On the other hand, the NZD weaker against the average USD rate on all time frames. This tells you today is not an ideal time to be buying USD, and it might be wise to hold off buying USD stocks unless prices are at absolute no-brainer levels.
Ways you can manage your forex risk
- If you know you're going to be buying US or AU stocks, be proactive and exchange USD or AUD when the rates are better than historical averages.
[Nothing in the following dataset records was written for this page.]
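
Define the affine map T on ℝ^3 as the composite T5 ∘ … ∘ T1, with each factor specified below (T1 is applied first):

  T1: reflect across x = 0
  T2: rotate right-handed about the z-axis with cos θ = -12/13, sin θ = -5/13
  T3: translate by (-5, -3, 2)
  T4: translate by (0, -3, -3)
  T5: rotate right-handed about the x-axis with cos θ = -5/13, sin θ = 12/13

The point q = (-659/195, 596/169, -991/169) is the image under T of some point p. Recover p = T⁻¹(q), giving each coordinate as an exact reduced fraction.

p = (6/5, 4/3, 0)

T1 = [-1 0 0 0; 0 1 0 0; 0 0 1 0; 0 0 0 1]
T2·T1 = [12/13 5/13 0 0; 5/13 -12/13 0 0; 0 0 1 0; 0 0 0 1]
T3·…·T1 = [12/13 5/13 0 -5; 5/13 -12/13 0 -3; 0 0 1 2; 0 0 0 1]
T4·…·T1 = [12/13 5/13 0 -5; 5/13 -12/13 0 -6; 0 0 1 -1; 0 0 0 1]
T5·…·T1 = [12/13 5/13 0 -5; -25/169 60/169 -12/13 42/13; 60/169 -144/169 -5/13 -67/13; 0 0 0 1]
det M = -1; M⁻¹ = [12/13 -25/169 60/169 90/13; 5/13 60/169 -144/169 -47/13; 0 -12/13 -5/13 1; 0 0 0 1]
M⁻¹ · (-659/195, 596/169, -991/169)ᵀ = (6/5, 4/3, 0)ᵀ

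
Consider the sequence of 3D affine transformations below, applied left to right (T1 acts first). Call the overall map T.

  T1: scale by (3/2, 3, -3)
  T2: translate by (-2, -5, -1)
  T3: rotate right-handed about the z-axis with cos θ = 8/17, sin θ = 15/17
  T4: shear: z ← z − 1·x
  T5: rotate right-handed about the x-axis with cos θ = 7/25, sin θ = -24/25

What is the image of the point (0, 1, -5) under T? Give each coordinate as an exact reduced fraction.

T1 scale by (3/2, 3, -3): (0, 1, -5) → (0, 3, 15)
T2 translate by (-2, -5, -1): (0, 3, 15) → (-2, -2, 14)
T3 rotate right-handed about the z-axis with cos θ = 8/17, sin θ = 15/17: (-2, -2, 14) → (14/17, -46/17, 14)
T4 shear: z ← z − 1·x: (14/17, -46/17, 14) → (14/17, -46/17, 224/17)
T5 rotate right-handed about the x-axis with cos θ = 7/25, sin θ = -24/25: (14/17, -46/17, 224/17) → (14/17, 5054/425, 2672/425)

T(p) = (14/17, 5054/425, 2672/425)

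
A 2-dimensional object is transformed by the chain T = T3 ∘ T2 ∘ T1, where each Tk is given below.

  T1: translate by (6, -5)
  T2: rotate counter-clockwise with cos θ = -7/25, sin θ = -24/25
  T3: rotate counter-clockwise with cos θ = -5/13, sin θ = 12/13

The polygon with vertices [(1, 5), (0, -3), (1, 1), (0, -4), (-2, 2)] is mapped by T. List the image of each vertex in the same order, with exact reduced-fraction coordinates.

T1 translate by (6, -5): (1, 5) → (7, 0); (0, -3) → (6, -8); (1, 1) → (7, -4); (0, -4) → (6, -9); (-2, 2) → (4, -3)
T2 rotate counter-clockwise with cos θ = -7/25, sin θ = -24/25: (7, 0) → (-49/25, -168/25); (6, -8) → (-234/25, -88/25); (7, -4) → (-29/5, -28/5); (6, -9) → (-258/25, -81/25); (4, -3) → (-4, -3)
T3 rotate counter-clockwise with cos θ = -5/13, sin θ = 12/13: (-49/25, -168/25) → (2261/325, 252/325); (-234/25, -88/25) → (2226/325, -2368/325); (-29/5, -28/5) → (37/5, -16/5); (-258/25, -81/25) → (174/25, -207/25); (-4, -3) → (56/13, -33/13)

image vertices: (2261/325, 252/325), (2226/325, -2368/325), (37/5, -16/5), (174/25, -207/25), (56/13, -33/13)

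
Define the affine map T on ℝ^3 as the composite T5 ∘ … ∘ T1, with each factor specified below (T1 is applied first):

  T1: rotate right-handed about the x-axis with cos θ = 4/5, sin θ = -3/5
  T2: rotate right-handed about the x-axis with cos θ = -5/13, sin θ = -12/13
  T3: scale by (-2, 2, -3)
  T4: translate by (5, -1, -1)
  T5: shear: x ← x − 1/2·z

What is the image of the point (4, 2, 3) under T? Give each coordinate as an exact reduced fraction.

T1 rotate right-handed about the x-axis with cos θ = 4/5, sin θ = -3/5: (4, 2, 3) → (4, 17/5, 6/5)
T2 rotate right-handed about the x-axis with cos θ = -5/13, sin θ = -12/13: (4, 17/5, 6/5) → (4, -1/5, -18/5)
T3 scale by (-2, 2, -3): (4, -1/5, -18/5) → (-8, -2/5, 54/5)
T4 translate by (5, -1, -1): (-8, -2/5, 54/5) → (-3, -7/5, 49/5)
T5 shear: x ← x − 1/2·z: (-3, -7/5, 49/5) → (-79/10, -7/5, 49/5)

T(p) = (-79/10, -7/5, 49/5)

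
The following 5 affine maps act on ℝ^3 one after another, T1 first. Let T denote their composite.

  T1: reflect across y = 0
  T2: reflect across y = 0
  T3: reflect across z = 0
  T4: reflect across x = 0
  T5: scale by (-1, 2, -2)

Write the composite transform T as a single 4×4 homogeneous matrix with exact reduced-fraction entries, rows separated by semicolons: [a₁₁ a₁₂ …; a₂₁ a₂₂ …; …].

T1 = [1 0 0 0; 0 -1 0 0; 0 0 1 0; 0 0 0 1]
T2·T1 = [1 0 0 0; 0 1 0 0; 0 0 1 0; 0 0 0 1]
T3·…·T1 = [1 0 0 0; 0 1 0 0; 0 0 -1 0; 0 0 0 1]
T4·…·T1 = [-1 0 0 0; 0 1 0 0; 0 0 -1 0; 0 0 0 1]
T5·…·T1 = [1 0 0 0; 0 2 0 0; 0 0 2 0; 0 0 0 1]

T = [1 0 0 0; 0 2 0 0; 0 0 2 0; 0 0 0 1]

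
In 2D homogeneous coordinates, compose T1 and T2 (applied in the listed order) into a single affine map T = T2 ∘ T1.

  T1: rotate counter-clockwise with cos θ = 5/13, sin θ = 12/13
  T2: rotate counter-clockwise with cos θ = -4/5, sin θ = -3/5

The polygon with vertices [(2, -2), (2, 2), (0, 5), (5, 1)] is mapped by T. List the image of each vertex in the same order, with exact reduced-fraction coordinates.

T1 rotate counter-clockwise with cos θ = 5/13, sin θ = 12/13: (2, -2) → (34/13, 14/13); (2, 2) → (-14/13, 34/13); (0, 5) → (-60/13, 25/13); (5, 1) → (1, 5)
T2 rotate counter-clockwise with cos θ = -4/5, sin θ = -3/5: (34/13, 14/13) → (-94/65, -158/65); (-14/13, 34/13) → (158/65, -94/65); (-60/13, 25/13) → (63/13, 16/13); (1, 5) → (11/5, -23/5)

image vertices: (-94/65, -158/65), (158/65, -94/65), (63/13, 16/13), (11/5, -23/5)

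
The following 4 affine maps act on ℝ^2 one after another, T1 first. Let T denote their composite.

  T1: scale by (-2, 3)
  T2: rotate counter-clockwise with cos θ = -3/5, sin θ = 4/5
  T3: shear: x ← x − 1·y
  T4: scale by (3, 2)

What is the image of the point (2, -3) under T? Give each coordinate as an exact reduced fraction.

T(p) = (111/5, 22/5)

T1 scale by (-2, 3): (2, -3) → (-4, -9)
T2 rotate counter-clockwise with cos θ = -3/5, sin θ = 4/5: (-4, -9) → (48/5, 11/5)
T3 shear: x ← x − 1·y: (48/5, 11/5) → (37/5, 11/5)
T4 scale by (3, 2): (37/5, 11/5) → (111/5, 22/5)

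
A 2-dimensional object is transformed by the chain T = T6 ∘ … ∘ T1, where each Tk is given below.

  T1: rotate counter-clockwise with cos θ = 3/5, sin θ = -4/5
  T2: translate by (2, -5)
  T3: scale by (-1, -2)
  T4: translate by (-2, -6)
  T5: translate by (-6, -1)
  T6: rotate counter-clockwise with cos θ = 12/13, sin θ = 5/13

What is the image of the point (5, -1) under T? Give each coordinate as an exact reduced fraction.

T1 rotate counter-clockwise with cos θ = 3/5, sin θ = -4/5: (5, -1) → (11/5, -23/5)
T2 translate by (2, -5): (11/5, -23/5) → (21/5, -48/5)
T3 scale by (-1, -2): (21/5, -48/5) → (-21/5, 96/5)
T4 translate by (-2, -6): (-21/5, 96/5) → (-31/5, 66/5)
T5 translate by (-6, -1): (-31/5, 66/5) → (-61/5, 61/5)
T6 rotate counter-clockwise with cos θ = 12/13, sin θ = 5/13: (-61/5, 61/5) → (-1037/65, 427/65)

T(p) = (-1037/65, 427/65)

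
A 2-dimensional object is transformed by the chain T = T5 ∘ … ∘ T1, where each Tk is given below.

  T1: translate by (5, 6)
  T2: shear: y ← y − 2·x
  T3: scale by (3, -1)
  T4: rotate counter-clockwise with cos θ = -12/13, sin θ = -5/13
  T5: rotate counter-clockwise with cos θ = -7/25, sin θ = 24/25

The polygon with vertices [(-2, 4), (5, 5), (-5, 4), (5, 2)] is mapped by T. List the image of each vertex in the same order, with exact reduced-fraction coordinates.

image vertices: (824/325, -3093/325), (8397/325, -5754/325), (-506/65, -408/65), (9156/325, -5142/325)

T1 translate by (5, 6): (-2, 4) → (3, 10); (5, 5) → (10, 11); (-5, 4) → (0, 10); (5, 2) → (10, 8)
T2 shear: y ← y − 2·x: (3, 10) → (3, 4); (10, 11) → (10, -9); (0, 10) → (0, 10); (10, 8) → (10, -12)
T3 scale by (3, -1): (3, 4) → (9, -4); (10, -9) → (30, 9); (0, 10) → (0, -10); (10, -12) → (30, 12)
T4 rotate counter-clockwise with cos θ = -12/13, sin θ = -5/13: (9, -4) → (-128/13, 3/13); (30, 9) → (-315/13, -258/13); (0, -10) → (-50/13, 120/13); (30, 12) → (-300/13, -294/13)
T5 rotate counter-clockwise with cos θ = -7/25, sin θ = 24/25: (-128/13, 3/13) → (824/325, -3093/325); (-315/13, -258/13) → (8397/325, -5754/325); (-50/13, 120/13) → (-506/65, -408/65); (-300/13, -294/13) → (9156/325, -5142/325)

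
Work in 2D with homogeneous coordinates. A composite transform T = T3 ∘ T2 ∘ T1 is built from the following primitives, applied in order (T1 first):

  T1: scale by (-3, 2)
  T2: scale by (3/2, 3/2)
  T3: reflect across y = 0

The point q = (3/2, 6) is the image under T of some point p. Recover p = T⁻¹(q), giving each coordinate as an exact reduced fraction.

p = (-1/3, -2)

T1 = [-3 0 0; 0 2 0; 0 0 1]
T2·T1 = [-9/2 0 0; 0 3 0; 0 0 1]
T3·…·T1 = [-9/2 0 0; 0 -3 0; 0 0 1]
det M = 27/2; M⁻¹ = [-2/9 0 0; 0 -1/3 0; 0 0 1]
M⁻¹ · (3/2, 6)ᵀ = (-1/3, -2)ᵀ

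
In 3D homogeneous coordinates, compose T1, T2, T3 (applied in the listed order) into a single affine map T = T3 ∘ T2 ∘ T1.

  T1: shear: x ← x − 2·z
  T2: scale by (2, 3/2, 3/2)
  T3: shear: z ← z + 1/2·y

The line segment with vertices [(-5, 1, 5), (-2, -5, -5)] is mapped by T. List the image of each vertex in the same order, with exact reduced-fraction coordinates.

T1 shear: x ← x − 2·z: (-5, 1, 5) → (-15, 1, 5); (-2, -5, -5) → (8, -5, -5)
T2 scale by (2, 3/2, 3/2): (-15, 1, 5) → (-30, 3/2, 15/2); (8, -5, -5) → (16, -15/2, -15/2)
T3 shear: z ← z + 1/2·y: (-30, 3/2, 15/2) → (-30, 3/2, 33/4); (16, -15/2, -15/2) → (16, -15/2, -45/4)

image vertices: (-30, 3/2, 33/4), (16, -15/2, -45/4)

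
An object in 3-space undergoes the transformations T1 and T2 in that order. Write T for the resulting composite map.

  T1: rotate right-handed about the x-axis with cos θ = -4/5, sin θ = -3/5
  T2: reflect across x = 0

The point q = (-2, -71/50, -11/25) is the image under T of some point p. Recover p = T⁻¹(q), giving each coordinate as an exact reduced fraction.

p = (2, 7/5, -1/2)

T1 = [1 0 0 0; 0 -4/5 3/5 0; 0 -3/5 -4/5 0; 0 0 0 1]
T2·T1 = [-1 0 0 0; 0 -4/5 3/5 0; 0 -3/5 -4/5 0; 0 0 0 1]
det M = -1; M⁻¹ = [-1 0 0 0; 0 -4/5 -3/5 0; 0 3/5 -4/5 0; 0 0 0 1]
M⁻¹ · (-2, -71/50, -11/25)ᵀ = (2, 7/5, -1/2)ᵀ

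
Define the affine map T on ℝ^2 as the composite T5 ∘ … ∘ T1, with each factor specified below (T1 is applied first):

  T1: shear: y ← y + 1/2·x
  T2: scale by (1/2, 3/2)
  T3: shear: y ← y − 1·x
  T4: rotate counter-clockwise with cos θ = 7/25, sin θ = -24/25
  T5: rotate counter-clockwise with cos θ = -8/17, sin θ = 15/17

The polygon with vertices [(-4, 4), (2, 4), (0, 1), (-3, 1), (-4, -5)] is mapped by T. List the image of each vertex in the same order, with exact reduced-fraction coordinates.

T1 shear: y ← y + 1/2·x: (-4, 4) → (-4, 2); (2, 4) → (2, 5); (0, 1) → (0, 1); (-3, 1) → (-3, -1/2); (-4, -5) → (-4, -7)
T2 scale by (1/2, 3/2): (-4, 2) → (-2, 3); (2, 5) → (1, 15/2); (0, 1) → (0, 3/2); (-3, -1/2) → (-3/2, -3/4); (-4, -7) → (-2, -21/2)
T3 shear: y ← y − 1·x: (-2, 3) → (-2, 5); (1, 15/2) → (1, 13/2); (0, 3/2) → (0, 3/2); (-3/2, -3/4) → (-3/2, 3/4); (-2, -21/2) → (-2, -17/2)
T4 rotate counter-clockwise with cos θ = 7/25, sin θ = -24/25: (-2, 5) → (106/25, 83/25); (1, 13/2) → (163/25, 43/50); (0, 3/2) → (36/25, 21/50); (-3/2, 3/4) → (3/10, 33/20); (-2, -17/2) → (-218/25, -23/50)
T5 rotate counter-clockwise with cos θ = -8/17, sin θ = 15/17: (106/25, 83/25) → (-2093/425, 926/425); (163/25, 43/50) → (-3253/850, 2273/425); (36/25, 21/50) → (-891/850, 456/425); (3/10, 33/20) → (-543/340, -87/170); (-218/25, -23/50) → (3833/850, -3178/425)

image vertices: (-2093/425, 926/425), (-3253/850, 2273/425), (-891/850, 456/425), (-543/340, -87/170), (3833/850, -3178/425)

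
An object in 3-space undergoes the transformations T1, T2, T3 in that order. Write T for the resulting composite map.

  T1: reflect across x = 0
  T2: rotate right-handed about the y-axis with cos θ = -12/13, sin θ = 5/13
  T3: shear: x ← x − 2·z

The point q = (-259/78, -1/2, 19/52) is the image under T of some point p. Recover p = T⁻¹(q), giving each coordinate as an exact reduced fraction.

T1 = [-1 0 0 0; 0 1 0 0; 0 0 1 0; 0 0 0 1]
T2·T1 = [12/13 0 5/13 0; 0 1 0 0; 5/13 0 -12/13 0; 0 0 0 1]
T3·…·T1 = [2/13 0 29/13 0; 0 1 0 0; 5/13 0 -12/13 0; 0 0 0 1]
det M = -1; M⁻¹ = [12/13 0 29/13 0; 0 1 0 0; 5/13 0 -2/13 0; 0 0 0 1]
M⁻¹ · (-259/78, -1/2, 19/52)ᵀ = (-9/4, -1/2, -4/3)ᵀ

p = (-9/4, -1/2, -4/3)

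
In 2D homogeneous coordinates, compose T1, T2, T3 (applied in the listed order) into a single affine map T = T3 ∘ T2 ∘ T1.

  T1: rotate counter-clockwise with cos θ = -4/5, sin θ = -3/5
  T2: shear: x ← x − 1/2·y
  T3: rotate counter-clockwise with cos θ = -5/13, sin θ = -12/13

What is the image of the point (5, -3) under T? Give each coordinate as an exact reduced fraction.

T1 rotate counter-clockwise with cos θ = -4/5, sin θ = -3/5: (5, -3) → (-29/5, -3/5)
T2 shear: x ← x − 1/2·y: (-29/5, -3/5) → (-11/2, -3/5)
T3 rotate counter-clockwise with cos θ = -5/13, sin θ = -12/13: (-11/2, -3/5) → (203/130, 69/13)

T(p) = (203/130, 69/13)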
This should give you some comfort that over the long term, your downside is protected.
- Dollar cost average (invest at regular intervals) so your exchange rate averages out over the long term.
- Invest in "hedged" funds or ETFs that actively hedge to minimise volatility from exchange rates.
- If in doubt, stick to investing only in the NZ market (or your local market).
When It Can Be An Advantage To Have Forex Exposure
In some cases, investing in foreign stock markets is actually a legitimate way to diversify the risks in your portfolio
The idea is that holding a portfolio in three currencies can be "safer" than one.
Think about it this way:
When a currency weakens, it always weakens against another currency.
For example, if the NZD is getting weaker, that also means the USD is getting stronger.
Having exposure to multiple currencies means you are constantly hedging yourself against movements in the forex market.
One reason this is advantageous is because the NZD is a relatively small currency by global standards. Some would even consider it insignificant.
If all the NZD in the world disappeared tomorrow, many countries wouldn't even blink.
Therefore, have your portfolio exposed to other currencies is a good way to diversify your risk.
Since your savings are in NZD, and your salary is being paid in NZD, and your house is valued in NZD, and your Kiwisaver is in NZD, some would say you are overexposed to NZD.
Having a stock portfolio that is heavy in US and Australian stocks means you have now diversified some of that overexposure away.
If the NZD ever had a disastrous period where it plummeted in value, you would be hedged with your allocation of AUD and USD denominated stocks.
As you can see, foreign exchange definitely matters in investing, but the risk that comes from foreign exchange isn't always a negative. Used wisely, it can actually make your portfolio much more resilient.